The intensity of his symptoms alarmed him but hospital visits resulted only in painkillers.
By the seventh visit, he was experiencing anxiety attacks, double vision and blood in his stool.
In January 2015, after a complete loss of hearing in his left ear, he went to Singapore General Hospital. He was immediately warded.
"They found two mushroom-like lumps in my large intestine and a tumour in the brain - almost immediately they knew it was colon cancer," he says, his speech cautious and slow due to his hearing difficulties.
His first response?
"I didn't want to believe it. I've barely lived my life. So why me?"
Yet Mr Khairul did not know at the time just how bad his cancer was.
He had lost all hearing and relied on his mother to tell him the doctor's verdict.
His mother, Mrs Sanisah Sanwan, could not bring herself to tell her son the full diagnosis - Stage 4 is commonly the point of no return.
Mrs Sanisah hoped she could keep his morale high by not telling him. It worked.
"Not knowing what stage helped, because I was feeling fine," says Mr Khairul. "I told myself that if I could survive this far, I could do anything."
He reveals: "I didn't know what stage I was in until a friend accidentally let on."
Discovering a dedicated circle of friends, who were eager to help and determined to see him beat his disease, has been one of the few positives.
He found courage from messages received on an almost daily basis on social media.
But it could still get lonely.
"This illness has showed me the best and worst in people," he rues.
"Friends I've known for years avoided me because of my illness."
As a young cancer patient, he scoffs at the Hollywood feel-good take on the terminally ill with films like The Fault In Our Stars.
"They are sugar-coated love stories, which do nothing to highlight the actual struggles people like me go through."
His illness altered his lifestyle. He was no longer the party animal.
"My mother called me a vampire," he says with a laugh.
Yet cancer did little to dampen the spirit of the artist within.
His bedroom cupboards are packed with sketchbooks in a variety of sizes.
Art offers him a much-needed escape.
"When I paint, I wander off into another realm. There, I am someone else. Someone who is not me."

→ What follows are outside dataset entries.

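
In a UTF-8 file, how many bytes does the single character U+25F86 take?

U+25F86 = 0x25F86. UTF-8 uses 1 byte below 0x80, 2 below 0x800, 3 below 0x10000, 4 up to 0x10FFFF. 0x25F86 is in U+10000–U+10FFFF → 4 bytes.

4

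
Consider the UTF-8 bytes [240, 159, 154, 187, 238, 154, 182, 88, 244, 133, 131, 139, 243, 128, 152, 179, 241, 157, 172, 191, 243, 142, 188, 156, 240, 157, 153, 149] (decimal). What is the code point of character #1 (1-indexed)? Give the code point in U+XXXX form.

Offset 0: leading byte 0xF0 = 11110000 → 4-byte char #1 = F0 9F 9A BB.
Leading byte 0xF0 = 11110000 matches 11110xxx → 4-byte sequence.
Byte 1: 0xF0 = 11110000, payload 000 (3 bits).
Byte 2: 0x9F = 10011111 (10xxxxxx ✓), payload 011111.
Byte 3: 0x9A = 10011010 (10xxxxxx ✓), payload 011010.
Byte 4: 0xBB = 10111011 (10xxxxxx ✓), payload 111011.
Concatenate: 000011111011010111011 = 0x1F6BB (21 bits → U+1F6BB).

U+1F6BB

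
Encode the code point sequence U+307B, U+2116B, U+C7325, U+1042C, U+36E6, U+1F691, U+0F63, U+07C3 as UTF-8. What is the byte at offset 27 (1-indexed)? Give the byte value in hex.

1-indexed offset 27 is 0-indexed offset 26.
U+307B → 3-byte form E3 81 BB at offsets 0–2.
U+2116B → 4-byte form F0 A1 85 AB at offsets 3–6.
U+C7325 → 4-byte form F3 87 8C A5 at offsets 7–10.
U+1042C → 4-byte form F0 90 90 AC at offsets 11–14.
U+36E6 → 3-byte form E3 9B A6 at offsets 15–17.
U+1F691 → 4-byte form F0 9F 9A 91 at offsets 18–21.
U+0F63 → 3-byte form E0 BD A3 at offsets 22–24.
U+07C3 → 2-byte form DF 83 at offsets 25–26.
Offset 26 falls in char 8's range; it's byte 2 of DF 83 = 0x83.

0x83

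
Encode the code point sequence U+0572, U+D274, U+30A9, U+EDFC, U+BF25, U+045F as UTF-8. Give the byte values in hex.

D5 B2 ED 89 B4 E3 82 A9 EE B7 BC EB BC A5 D1 9F

U+0572: 2-byte form → D5 B2.
U+D274: 3-byte form → ED 89 B4.
U+30A9: 3-byte form → E3 82 A9.
U+EDFC: 3-byte form → EE B7 BC.
U+BF25: 3-byte form → EB BC A5.
U+045F: 2-byte form → D1 9F.
Concatenated (16 bytes): D5 B2 ED 89 B4 E3 82 A9 EE B7 BC EB BC A5 D1 9F.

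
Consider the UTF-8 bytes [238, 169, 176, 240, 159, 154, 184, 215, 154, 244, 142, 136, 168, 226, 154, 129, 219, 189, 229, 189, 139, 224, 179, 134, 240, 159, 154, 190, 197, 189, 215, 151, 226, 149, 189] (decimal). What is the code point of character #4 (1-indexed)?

Offset 0: leading byte 0xEE = 11101110 → 3-byte char #1 = EE A9 B0.
Offset 3: leading byte 0xF0 = 11110000 → 4-byte char #2 = F0 9F 9A B8.
Offset 7: leading byte 0xD7 = 11010111 → 2-byte char #3 = D7 9A.
Offset 9: leading byte 0xF4 = 11110100 → 4-byte char #4 = F4 8E 88 A8.
Leading byte 0xF4 = 11110100 matches 11110xxx → 4-byte sequence.
Byte 1: 0xF4 = 11110100, payload 100 (3 bits).
Byte 2: 0x8E = 10001110 (10xxxxxx ✓), payload 001110.
Byte 3: 0x88 = 10001000 (10xxxxxx ✓), payload 001000.
Byte 4: 0xA8 = 10101000 (10xxxxxx ✓), payload 101000.
Concatenate: 100001110001000101000 = 0x10E228 (21 bits → U+10E228).

U+10E228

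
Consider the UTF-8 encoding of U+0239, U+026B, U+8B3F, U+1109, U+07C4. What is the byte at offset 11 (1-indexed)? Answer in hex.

1-indexed offset 11 is 0-indexed offset 10.
U+0239 → 2-byte form C8 B9 at offsets 0–1.
U+026B → 2-byte form C9 AB at offsets 2–3.
U+8B3F → 3-byte form E8 AC BF at offsets 4–6.
U+1109 → 3-byte form E1 84 89 at offsets 7–9.
U+07C4 → 2-byte form DF 84 at offsets 10–11.
Offset 10 falls in char 5's range; it's byte 1 of DF 84 = 0xDF.

0xDF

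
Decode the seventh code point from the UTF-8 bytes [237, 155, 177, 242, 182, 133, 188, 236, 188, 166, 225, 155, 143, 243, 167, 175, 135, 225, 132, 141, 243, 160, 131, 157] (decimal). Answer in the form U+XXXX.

U+E00DD

Offset 0: leading byte 0xED = 11101101 → 3-byte char #1 = ED 9B B1.
Offset 3: leading byte 0xF2 = 11110010 → 4-byte char #2 = F2 B6 85 BC.
Offset 7: leading byte 0xEC = 11101100 → 3-byte char #3 = EC BC A6.
Offset 10: leading byte 0xE1 = 11100001 → 3-byte char #4 = E1 9B 8F.
Offset 13: leading byte 0xF3 = 11110011 → 4-byte char #5 = F3 A7 AF 87.
Offset 17: leading byte 0xE1 = 11100001 → 3-byte char #6 = E1 84 8D.
Offset 20: leading byte 0xF3 = 11110011 → 4-byte char #7 = F3 A0 83 9D.
Leading byte 0xF3 = 11110011 matches 11110xxx → 4-byte sequence.
Byte 1: 0xF3 = 11110011, payload 011 (3 bits).
Byte 2: 0xA0 = 10100000 (10xxxxxx ✓), payload 100000.
Byte 3: 0x83 = 10000011 (10xxxxxx ✓), payload 000011.
Byte 4: 0x9D = 10011101 (10xxxxxx ✓), payload 011101.
Concatenate: 011100000000011011101 = 0xE00DD (21 bits → U+E00DD).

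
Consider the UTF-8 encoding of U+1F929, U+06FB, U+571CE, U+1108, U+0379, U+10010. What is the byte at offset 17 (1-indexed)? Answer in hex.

0x90

1-indexed offset 17 is 0-indexed offset 16.
U+1F929 → 4-byte form F0 9F A4 A9 at offsets 0–3.
U+06FB → 2-byte form DB BB at offsets 4–5.
U+571CE → 4-byte form F1 97 87 8E at offsets 6–9.
U+1108 → 3-byte form E1 84 88 at offsets 10–12.
U+0379 → 2-byte form CD B9 at offsets 13–14.
U+10010 → 4-byte form F0 90 80 90 at offsets 15–18.
Offset 16 falls in char 6's range; it's byte 2 of F0 90 80 90 = 0x90.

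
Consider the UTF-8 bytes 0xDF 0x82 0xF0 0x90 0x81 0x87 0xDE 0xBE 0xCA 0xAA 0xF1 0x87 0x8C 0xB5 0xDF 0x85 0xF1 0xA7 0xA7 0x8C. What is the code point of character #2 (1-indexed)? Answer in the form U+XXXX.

U+10047

Offset 0: leading byte 0xDF = 11011111 → 2-byte char #1 = DF 82.
Offset 2: leading byte 0xF0 = 11110000 → 4-byte char #2 = F0 90 81 87.
Leading byte 0xF0 = 11110000 matches 11110xxx → 4-byte sequence.
Byte 1: 0xF0 = 11110000, payload 000 (3 bits).
Byte 2: 0x90 = 10010000 (10xxxxxx ✓), payload 010000.
Byte 3: 0x81 = 10000001 (10xxxxxx ✓), payload 000001.
Byte 4: 0x87 = 10000111 (10xxxxxx ✓), payload 000111.
Concatenate: 000010000000001000111 = 0x10047 (21 bits → U+10047).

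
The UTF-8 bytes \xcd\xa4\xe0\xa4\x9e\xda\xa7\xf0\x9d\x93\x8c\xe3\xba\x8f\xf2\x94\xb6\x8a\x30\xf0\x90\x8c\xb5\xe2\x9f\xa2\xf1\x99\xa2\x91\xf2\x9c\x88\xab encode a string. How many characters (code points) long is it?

11

Byte at offset 0: 0xCD = 11001101 → 2-byte char (#1). Advance 2.
Byte at offset 2: 0xE0 = 11100000 → 3-byte char (#2). Advance 3.
Byte at offset 5: 0xDA = 11011010 → 2-byte char (#3). Advance 2.
Byte at offset 7: 0xF0 = 11110000 → 4-byte char (#4). Advance 4.
Byte at offset 11: 0xE3 = 11100011 → 3-byte char (#5). Advance 3.
Byte at offset 14: 0xF2 = 11110010 → 4-byte char (#6). Advance 4.
Byte at offset 18: 0x30 = 00110000 → 1-byte char (#7). Advance 1.
Byte at offset 19: 0xF0 = 11110000 → 4-byte char (#8). Advance 4.
Byte at offset 23: 0xE2 = 11100010 → 3-byte char (#9). Advance 3.
Byte at offset 26: 0xF1 = 11110001 → 4-byte char (#10). Advance 4.
Byte at offset 30: 0xF2 = 11110010 → 4-byte char (#11). Advance 4.
Reached end at offset 34 after 11 code points.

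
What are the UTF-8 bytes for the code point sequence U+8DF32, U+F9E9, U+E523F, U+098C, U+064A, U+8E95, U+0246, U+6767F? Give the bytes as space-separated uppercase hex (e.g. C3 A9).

F2 8D BC B2 EF A7 A9 F3 A5 88 BF E0 A6 8C D9 8A E8 BA 95 C9 86 F1 A7 99 BF

U+8DF32: 4-byte form → F2 8D BC B2.
U+F9E9: 3-byte form → EF A7 A9.
U+E523F: 4-byte form → F3 A5 88 BF.
U+098C: 3-byte form → E0 A6 8C.
U+064A: 2-byte form → D9 8A.
U+8E95: 3-byte form → E8 BA 95.
U+0246: 2-byte form → C9 86.
U+6767F: 4-byte form → F1 A7 99 BF.
Concatenated (25 bytes): F2 8D BC B2 EF A7 A9 F3 A5 88 BF E0 A6 8C D9 8A E8 BA 95 C9 86 F1 A7 99 BF.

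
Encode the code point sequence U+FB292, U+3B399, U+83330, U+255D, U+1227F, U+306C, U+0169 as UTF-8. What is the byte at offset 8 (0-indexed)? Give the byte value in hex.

U+FB292 → 4-byte form F3 BB 8A 92 at offsets 0–3.
U+3B399 → 4-byte form F0 BB 8E 99 at offsets 4–7.
U+83330 → 4-byte form F2 83 8C B0 at offsets 8–11.
Offset 8 falls in char 3's range; it's byte 1 of F2 83 8C B0 = 0xF2.

0xF2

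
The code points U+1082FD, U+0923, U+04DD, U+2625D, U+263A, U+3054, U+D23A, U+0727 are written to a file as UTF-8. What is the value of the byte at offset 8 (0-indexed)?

0x9D

U+1082FD → 4-byte form F4 88 8B BD at offsets 0–3.
U+0923 → 3-byte form E0 A4 A3 at offsets 4–6.
U+04DD → 2-byte form D3 9D at offsets 7–8.
Offset 8 falls in char 3's range; it's byte 2 of D3 9D = 0x9D.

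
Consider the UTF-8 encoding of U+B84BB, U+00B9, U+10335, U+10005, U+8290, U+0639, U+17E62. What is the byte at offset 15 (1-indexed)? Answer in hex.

0xE8

1-indexed offset 15 is 0-indexed offset 14.
U+B84BB → 4-byte form F2 B8 92 BB at offsets 0–3.
U+00B9 → 2-byte form C2 B9 at offsets 4–5.
U+10335 → 4-byte form F0 90 8C B5 at offsets 6–9.
U+10005 → 4-byte form F0 90 80 85 at offsets 10–13.
U+8290 → 3-byte form E8 8A 90 at offsets 14–16.
Offset 14 falls in char 5's range; it's byte 1 of E8 8A 90 = 0xE8.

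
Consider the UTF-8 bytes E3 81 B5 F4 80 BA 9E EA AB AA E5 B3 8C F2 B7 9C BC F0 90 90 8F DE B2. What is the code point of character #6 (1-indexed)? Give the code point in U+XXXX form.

U+1040F

Offset 0: leading byte 0xE3 = 11100011 → 3-byte char #1 = E3 81 B5.
Offset 3: leading byte 0xF4 = 11110100 → 4-byte char #2 = F4 80 BA 9E.
Offset 7: leading byte 0xEA = 11101010 → 3-byte char #3 = EA AB AA.
Offset 10: leading byte 0xE5 = 11100101 → 3-byte char #4 = E5 B3 8C.
Offset 13: leading byte 0xF2 = 11110010 → 4-byte char #5 = F2 B7 9C BC.
Offset 17: leading byte 0xF0 = 11110000 → 4-byte char #6 = F0 90 90 8F.
Leading byte 0xF0 = 11110000 matches 11110xxx → 4-byte sequence.
Byte 1: 0xF0 = 11110000, payload 000 (3 bits).
Byte 2: 0x90 = 10010000 (10xxxxxx ✓), payload 010000.
Byte 3: 0x90 = 10010000 (10xxxxxx ✓), payload 010000.
Byte 4: 0x8F = 10001111 (10xxxxxx ✓), payload 001111.
Concatenate: 000010000010000001111 = 0x1040F (21 bits → U+1040F).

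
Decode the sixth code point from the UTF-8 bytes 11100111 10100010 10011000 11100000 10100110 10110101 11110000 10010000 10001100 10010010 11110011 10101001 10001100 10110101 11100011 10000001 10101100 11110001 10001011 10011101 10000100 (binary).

Offset 0: leading byte 0xE7 = 11100111 → 3-byte char #1 = E7 A2 98.
Offset 3: leading byte 0xE0 = 11100000 → 3-byte char #2 = E0 A6 B5.
Offset 6: leading byte 0xF0 = 11110000 → 4-byte char #3 = F0 90 8C 92.
Offset 10: leading byte 0xF3 = 11110011 → 4-byte char #4 = F3 A9 8C B5.
Offset 14: leading byte 0xE3 = 11100011 → 3-byte char #5 = E3 81 AC.
Offset 17: leading byte 0xF1 = 11110001 → 4-byte char #6 = F1 8B 9D 84.
Leading byte 0xF1 = 11110001 matches 11110xxx → 4-byte sequence.
Byte 1: 0xF1 = 11110001, payload 001 (3 bits).
Byte 2: 0x8B = 10001011 (10xxxxxx ✓), payload 001011.
Byte 3: 0x9D = 10011101 (10xxxxxx ✓), payload 011101.
Byte 4: 0x84 = 10000100 (10xxxxxx ✓), payload 000100.
Concatenate: 001001011011101000100 = 0x4B744 (21 bits → U+4B744).

U+4B744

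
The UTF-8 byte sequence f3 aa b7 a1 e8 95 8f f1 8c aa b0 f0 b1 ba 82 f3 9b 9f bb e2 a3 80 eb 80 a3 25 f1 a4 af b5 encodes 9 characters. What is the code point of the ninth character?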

Despite reacting well to chemotherapy sessions, Mr Khairul spent months without his hearing.
"The only thing scarier than cancer is the silence that comes from being deaf," he confesses.
"It is a lonely world when you can't even hear yourself."
Since March, there has been a change in Mr Khairul's status.
He says the cancer has gone from "70 per cent active" to just "10 per cent".
His brain tumour has become smaller, and his hearing has returned.
In April, he even had his first art exhibition - fittingly titled Hope - held at the Nafa campus. He has another one lined up in August.
But he is not out of the woods.
He still has cancer. It is still Stage 4.
But he refuses to be meek and wait for darkness. He dresses up when he can.
"I don't really care what people think," he asserts.
"Be it in a positive or negative way, it is important to express yourself wherever you are."